En ese momento había decidido decírselo.

—Ese dinero me lo dio uno al que llaman el Dandi.

Scialoja encendió el enésimo cigarrillo. El colega que vigilaba en la Portuense le comunicó por radio la llegada de un vehículo de gruesa cilindrada.

—Ya está —susurró el jefe del equipo.

Controlaron las armas. Deslizaron las balas en el cañón. Un coche giraba en el callejón, con los faros apagados. El vehículo se detuvo. Un hombre robusto, achaparrado. El Dandi. El jefe del equipo ordenó el ataque. Scialoja fue el primero en llegar al objetivo. El Dandi no opuso resistencia. Estaba desarmado. Mientras le cerraba las esposas en las muñecas, Scialoja pensaba en su última conversación con Borgia.

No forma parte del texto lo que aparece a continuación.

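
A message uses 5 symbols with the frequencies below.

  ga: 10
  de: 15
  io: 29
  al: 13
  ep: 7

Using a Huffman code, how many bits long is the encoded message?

164

Merge the two smallest weights repeatedly:
ep(7) + ga(10) → 17
al(13) + de(15) → 28
17 + 28 → 45
io(29) + 45 → 74
The encoded length is the sum of every internal node's weight: 17 + 28 + 45 + 74 = 164 bits.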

—Esa prostituta… ¿cómo se llama?

—Vallesi, Cinzia… Patrizia para la profesión…

—Ya. Patrizia. ¿Por qué no se la menciona aquí?

—Es inútil. Lo negaría todo y sólo nos haría perder tiempo.

—Scialoja…

—Diga, dottore.

—No será que… aprovechando la ocasión… usted y esa mujer…

—¿Está bromeando, dottore?

—Disculpe, hablaba por hablar.

Había mentido. Había sido convincente. Qué extraño: no había experimentado ninguna emoción. Qué extraño: se había sentido ligero, en paz.